The fate of the Detroit Institute of Arts is a cornerstone of the city's bankruptcy exit plans.

CHICAGO — Michigan would create a seven-member committee to oversee Detroit for 20 years under legislation expected to be unveiled late Thursday, lawmakers said.

The bills would also authorize a state contribution of $195 million in a one-time lump cash infusion toward the bankrupt city's pension debt.

The money would come from Michigan's rainy-day fund, which currently has a balance of $580 million. The money would be repaid with annual appropriations of $17 million from the state's tobacco settlement fund.

The lump sum payment is a change from Gov. Rick Snyder's original proposal, in which the state was to contribute $350 million over 20 years. Snyder had proposed bonding against the tobacco funds to generate the proceeds.

The 10-bill package, expected to be unveiled late Thursday, is part of a so-called "grand bargain" between the state, the city, its pension systems, a group of private foundations and the city owned Detroit Institute of Arts museum.

In return for a roughly $816 million contribution, which includes the state funds, the DIA would be spun off to an independent nonprofit board that would protect the art collection from any future sale or privatization.

Detroit's final plan of debt adjustment relies on the grand bargain, as most of the creditor settlements feature the additional funds.

The oversight board would have final say over the city's finances, budget and contracts, according to Rep. John Walsh, R-Livonia, who is taking the lead on the legislation.

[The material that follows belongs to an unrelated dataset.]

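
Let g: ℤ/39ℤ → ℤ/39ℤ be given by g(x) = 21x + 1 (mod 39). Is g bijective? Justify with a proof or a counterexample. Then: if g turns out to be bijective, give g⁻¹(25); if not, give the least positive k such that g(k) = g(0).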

The state would control most of the appointments to the oversight committee. Members would be appointed by the governor, state treasurer, state House speaker, state Senate Majority Leader, and the Detroit mayor. It's modeled after the board that oversaw New York City during that city's late 1970s fiscal crisis.

"If there are periods of fiscal health in the city, then it could go dormant," Walsh said.

House leaders earlier this week formed a new committee to handle the Detroit-related legislation. The House Committee on Detroit's Recovery and Michigan's Future will be chaired by Walsh and made up of two Republicans and two Detroit Democrats.

Snyder wants lawmakers to pass legislation before they break at the end of June.